Theron is 5'8"/9" with dark hair, dark eyes, and very fine, clear, medium-dark skin. He could, actually, pass as Blaine's very pretty younger brother, which is only part of the reason Silverlock takes as much interest in him as he does, I swear. Theron doesn't eat much because everything tastes like magic to him, and magic tastes like sickly-sweet lemons. He is thin, bordering on sickly at times.

He is sickly; he spent much of his childhood immobile with terrible respiratory infections.

He has a largely unhealed burn scar on his chest from being Blackmarked, and he's missing three fingers (right pinky, left ring, and left middle, which he chewed off). He has terrible handwriting because of this (he was left-handed). He also has other incidental scars, leftover from a childhood spent dodging rocks. He doesn't bruise easily, but when he does, he does so spectacularly.

He's fairly vain but in a quiet way; his clothes and hair are always neat and conservative. After Stella Matin, he becomes more of an androgyne than anything else, when he realizes exactly how uncomfortable he is with being gendered. He still defaults as masculine for the sake of convenience, however, and knows better than to try to insist on non-gendered pronouns. (This is another one of the many, many reasons he and Silverlock are never ever going to have sex.)

Bren is tall and freckly and strawberry blond and built like an ox. He's about six feet tall, maybe a bit less- but he's broad shouldered and looks like he'd be more at home behind a plow than in front of a loom. His fingertips are calloused from weaving, though, and he has very gentle hands- small children and animals love him. He exudes "nice guy," but he has a history of being a horrible prankster, and something of a brat. He's also a lot more aware of things than he lets on most of the time, which disconcerts Theron and Stella to no end.

Bren usually, inexplicably, has leaves in his hair, and his pants are perpetually grass stained.

Walker looks like Bren, only with black hair and shiny, dark gray skin. No freckles. He can stand in a corner and pass as a shadow or a statue most of the time- but Bren's body gets healed after the destruction of the Voyancy, so most of the time Walker just looks like Bren. His posture tends more towards looming, and he doesn't smile, ever. But otherwise, you can't tell them apart- though Stella and Theron always know the difference, and Mordant and Solneki can see it nine times out of ten.

The specifics of Stella's appearance keep fluctuating in my head, but the basics are always the same: dark hair, white eyes, freckles. She isn't as pale as Bren, but the freckles do come from his side of the family. (Dead Inside has also reinforced how bizarre and utterly fucked up the familial relationships in this universe are, mostly because of how skeeved out the players keep getting when they learn more about my people.) I'm not sure about her weight and build- sometimes in my head she's very sharp and angular, with pointed features. The rest of the time she's curvy but not voluptuous, almost bordering on chubby, with rounded features. I think I'd prefer her to be on the slightly heavier side, given how many underfed characters I have- but I really like her with well defined cheekbones and a long, pointy nose.

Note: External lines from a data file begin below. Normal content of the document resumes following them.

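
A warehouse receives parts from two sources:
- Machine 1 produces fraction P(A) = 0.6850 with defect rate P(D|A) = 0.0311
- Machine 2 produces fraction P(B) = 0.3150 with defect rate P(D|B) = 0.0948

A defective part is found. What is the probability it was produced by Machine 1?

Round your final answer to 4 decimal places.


Let A = from Machine 1, D = defective

Given:
- P(A) = 0.6850, P(B) = 0.3150
- P(D|A) = 0.0311, P(D|B) = 0.0948

Step 1: Find P(D)
P(D) = P(D|A)P(A) + P(D|B)P(B)
     = 0.0311 × 0.6850 + 0.0948 × 0.3150
     = 0.02130350 + 0.02986200
     = 0.05116550

Step 2: Apply Bayes' theorem
P(A|D) = P(D|A)P(A) / P(D)
       = 0.02130350 / 0.05116550
       = 0.4164


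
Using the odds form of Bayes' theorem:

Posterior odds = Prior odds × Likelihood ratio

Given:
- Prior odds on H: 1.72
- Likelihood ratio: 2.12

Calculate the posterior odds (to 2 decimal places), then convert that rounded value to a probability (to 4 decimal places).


Step 1: Calculate posterior odds
Posterior odds = Prior odds × LR
               = 1.72 × 2.12
               = 3.65

Step 2: Convert to probability
P(H|E) = Posterior odds / (1 + Posterior odds)
       = 3.65 / (1 + 3.65)
       = 3.65 / 4.65
       = 0.7849

The evidence increased P(H) from 0.6324 to 0.7849.


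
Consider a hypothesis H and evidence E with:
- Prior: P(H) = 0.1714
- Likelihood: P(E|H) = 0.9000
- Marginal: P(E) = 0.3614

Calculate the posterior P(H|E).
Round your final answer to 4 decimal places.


Using Bayes' theorem:

P(H|E) = P(E|H) × P(H) / P(E)
       = 0.9000 × 0.1714 / 0.3614
       = 0.15426000 / 0.3614
       = 0.4268

The evidence strengthens our belief in H.
Prior: 0.1714 → Posterior: 0.4268


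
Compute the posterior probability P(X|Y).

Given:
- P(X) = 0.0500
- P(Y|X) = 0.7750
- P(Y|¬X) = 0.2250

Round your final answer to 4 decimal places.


Bayes' theorem: P(X|Y) = P(Y|X) × P(X) / P(Y)

Step 1: Calculate P(Y) using law of total probability
P(Y) = P(Y|X)P(X) + P(Y|¬X)P(¬X)
     = 0.7750 × 0.0500 + 0.2250 × 0.9500
     = 0.03875000 + 0.21375000
     = 0.25250000

Step 2: Apply Bayes' theorem
P(X|Y) = P(Y|X) × P(X) / P(Y)
       = 0.03875000 / 0.25250000
       = 0.1535


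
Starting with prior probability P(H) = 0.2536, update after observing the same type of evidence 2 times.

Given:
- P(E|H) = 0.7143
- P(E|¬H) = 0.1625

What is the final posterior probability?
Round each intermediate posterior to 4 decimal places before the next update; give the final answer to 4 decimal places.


Sequential Bayesian updating:

Initial prior: P(H) = 0.2536

Update 1:
  P(E) = 0.7143 × 0.2536 + 0.1625 × 0.7464 = 0.18114648 + 0.12129000 = 0.30243648
  P(H|E) = 0.18114648 / 0.30243648 = 0.5990

Update 2:
  P(E) = 0.7143 × 0.5990 + 0.1625 × 0.4010 = 0.42786570 + 0.06516250 = 0.49302820
  P(H|E) = 0.42786570 / 0.49302820 = 0.8678

Final posterior: 0.8678


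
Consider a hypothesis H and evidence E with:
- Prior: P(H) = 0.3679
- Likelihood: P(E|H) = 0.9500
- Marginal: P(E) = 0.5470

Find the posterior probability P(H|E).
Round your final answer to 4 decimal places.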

Her usual sunglasses are nondescript oval lenses in black frames, but Mordant bought her a pair of cat's eye sunglasses with rhinestone studded frames that she brings out for special occasions. She wears woven ponchos over t-shirts and long broomstick skirts with ridiculous patterns and textures. She likes bright autumnal colors- deep reds and golds, maroons and oranges. Usually in combinations that make everyone around her cringe but hey, what does she care? She can't see a thing.